I have a number of TIFF files which contain descriptions and "keywords" (as OS X terms them in the file inspector). I'm having difficulty collecting this metadata from the images, however.
I've tried using tifffile.py, PIL's exif commands and IPTCInfo, and while tifffile.py will get the description I still can't seem to parse the "keywords" from the file using any of these libraries.

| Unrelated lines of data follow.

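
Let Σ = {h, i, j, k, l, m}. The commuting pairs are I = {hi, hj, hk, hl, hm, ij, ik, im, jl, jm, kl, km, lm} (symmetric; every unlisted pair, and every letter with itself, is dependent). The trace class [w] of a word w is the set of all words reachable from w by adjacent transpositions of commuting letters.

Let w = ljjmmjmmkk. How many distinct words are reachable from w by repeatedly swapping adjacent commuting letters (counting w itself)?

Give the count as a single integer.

1260

piece 0:l — minimal
piece 1:j — minimal
piece 2:j rests on {1:j}
piece 3:m — minimal
piece 4:m rests on {3:m}
piece 5:j rests on {2:j}
piece 6:m rests on {4:m}
piece 7:m rests on {6:m}
piece 8:k rests on {5:j}
piece 9:k rests on {8:k}
minimal pieces: {0:l, 1:j, 3:m}
ways to finish when only these pieces remain (= sum over removing one remaining piece with nothing left below it):
  1 left: {0}→1  {7}→1  {9}→1
  2 left: {0,7}→2  {0,9}→2  {6,7}→1  {7,9}→2  {8,9}→1
  3 left: {0,6,7}→3  {0,7,9}→6  {0,8,9}→3  {4,6,7}→1  {5,8,9}→1  {6,7,9}→3  {7,8,9}→3
  4 left: {0,4,6,7}→4  {0,5,8,9}→4  {0,6,7,9}→12  {0,7,8,9}→12  {2,5,8,9}→1  {3,4,6,7}→1  {4,6,7,9}→4  {5,7,8,9}→4  {6,7,8,9}→6
  5 left: {0,2,5,8,9}→5  {0,3,4,6,7}→5  {0,4,6,7,9}→20  {0,5,7,8,9}→20  {0,6,7,8,9}→30  {1,2,5,8,9}→1  {2,5,7,8,9}→5  {3,4,6,7,9}→5  {4,6,7,8,9}→10  {5,6,7,8,9}→10
  6 left: {0,1,2,5,8,9}→6  {0,2,5,7,8,9}→30  {0,3,4,6,7,9}→30  {0,4,6,7,8,9}→60  {0,5,6,7,8,9}→60  {1,2,5,7,8,9}→6  {2,5,6,7,8,9}→15  {3,4,6,7,8,9}→15  {4,5,6,7,8,9}→20
  7 left: {0,1,2,5,7,8,9}→42  {0,2,5,6,7,8,9}→105  {0,3,4,6,7,8,9}→105  {0,4,5,6,7,8,9}→140  {1,2,5,6,7,8,9}→21  {2,4,5,6,7,8,9}→35  {3,4,5,6,7,8,9}→35
  8 left: {0,1,2,5,6,7,8,9}→168  {0,2,4,5,6,7,8,9}→280  {0,3,4,5,6,7,8,9}→280  {1,2,4,5,6,7,8,9}→56  {2,3,4,5,6,7,8,9}→70
  placing 0:l first → 126 extensions
  placing 1:j first → 630 extensions
  placing 3:m first → 504 extensions
total linear extensions = 1260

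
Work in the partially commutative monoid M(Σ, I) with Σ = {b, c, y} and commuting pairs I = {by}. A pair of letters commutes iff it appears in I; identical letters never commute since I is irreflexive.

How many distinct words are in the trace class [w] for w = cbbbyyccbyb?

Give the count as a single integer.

piece 0:c — minimal
piece 1:b rests on {0:c}
piece 2:b rests on {1:b}
piece 3:b rests on {2:b}
piece 4:y rests on {0:c}
piece 5:y rests on {4:y}
piece 6:c rests on {3:b, 5:y}
piece 7:c rests on {6:c}
piece 8:b rests on {7:c}
piece 9:y rests on {7:c}
piece 10:b rests on {8:b}
minimal pieces: {0:c}
ways to finish when only these pieces remain (= sum over removing one remaining piece with nothing left below it):
  1 left: {9}→1  {10}→1
  2 left: {8,10}→1  {9,10}→2
  3 left: {8,9,10}→3
  4 left: {7,8,9,10}→3
  5 left: {6,7,8,9,10}→3
  6 left: {3,6,7,8,9,10}→3  {5,6,7,8,9,10}→3
  7 left: {2,3,6,7,8,9,10}→3  {3,5,6,7,8,9,10}→6  {4,5,6,7,8,9,10}→3
  8 left: {1,2,3,6,7,8,9,10}→3  {2,3,5,6,7,8,9,10}→9  {3,4,5,6,7,8,9,10}→9
  9 left: {1,2,3,5,6,7,8,9,10}→12  {2,3,4,5,6,7,8,9,10}→18
  placing 0:c first → 30 extensions

30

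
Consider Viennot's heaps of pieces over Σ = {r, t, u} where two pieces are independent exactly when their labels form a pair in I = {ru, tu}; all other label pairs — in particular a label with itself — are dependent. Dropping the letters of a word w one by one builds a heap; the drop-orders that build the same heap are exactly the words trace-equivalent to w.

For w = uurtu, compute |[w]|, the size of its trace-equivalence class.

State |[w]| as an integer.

piece 0:u — minimal
piece 1:u rests on {0:u}
piece 2:r — minimal
piece 3:t rests on {2:r}
piece 4:u rests on {1:u}
minimal pieces: {0:u, 2:r}
ways to finish when only these pieces remain (= sum over removing one remaining piece with nothing left below it):
  1 left: {3}→1  {4}→1
  2 left: {1,4}→1  {2,3}→1  {3,4}→2
  3 left: {0,1,4}→1  {1,3,4}→3  {2,3,4}→3
  placing 0:u first → 6 extensions
  placing 2:r first → 4 extensions
total linear extensions = 10

10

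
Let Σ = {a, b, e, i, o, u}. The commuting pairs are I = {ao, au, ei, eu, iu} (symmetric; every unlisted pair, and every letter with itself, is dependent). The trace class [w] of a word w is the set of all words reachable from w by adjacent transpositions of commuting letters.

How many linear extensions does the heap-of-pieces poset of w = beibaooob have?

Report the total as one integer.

piece 0:b — minimal
piece 1:e rests on {0:b}
piece 2:i rests on {0:b}
piece 3:b rests on {1:e, 2:i}
piece 4:a rests on {3:b}
piece 5:o rests on {3:b}
piece 6:o rests on {5:o}
piece 7:o rests on {6:o}
piece 8:b rests on {4:a, 7:o}
minimal pieces: {0:b}
ways to finish when only these pieces remain (= sum over removing one remaining piece with nothing left below it):
  1 left: {8}→1
  2 left: {4,8}→1  {7,8}→1
  3 left: {4,7,8}→2  {6,7,8}→1
  4 left: {4,6,7,8}→3  {5,6,7,8}→1
  5 left: {4,5,6,7,8}→4
  6 left: {3,4,5,6,7,8}→4
  7 left: {1,3,4,5,6,7,8}→4  {2,3,4,5,6,7,8}→4
  placing 0:b first → 8 extensions

8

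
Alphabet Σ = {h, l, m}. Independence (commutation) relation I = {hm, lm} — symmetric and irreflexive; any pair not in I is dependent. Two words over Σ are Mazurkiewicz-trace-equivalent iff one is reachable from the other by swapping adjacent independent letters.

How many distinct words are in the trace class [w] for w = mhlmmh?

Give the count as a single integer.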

Are keywords stored using a different "specification" for TIFFs than for JPEGs? What would be the best approach to parse these keywords?
EDIT
Further to the comment from abarnert
, I opened one of the TIFF files in a text editor and found that there is XML data which contains the "keywords". Snippet below:
...
<rdf:Description rdf:about=""
xmlns:dc="http://purl.org/dc/elements/1.1/">
<dc:description>
<rdf:Alt>
<rdf:li xml:lang="x-default">OLYMPUS DIGITAL CAMERA</rdf:li>
</rdf:Alt>
</dc:description>
<dc:format>image/tiff</dc:format>
<dc:subject>
<rdf:Bag>
<rdf:li>Foo</rdf:li>
<rdf:li>Bar</rdf:li>
<rdf:li>A long keyword</rdf:li>
</rdf:Bag>
</dc:subject>
</rdf:Description>
...
It looks as though this could be stored as a binary representation; tifffile.py lists a number of tags that are essentially tuples of integers. I'm not sure how to convert this, however. Suggestions?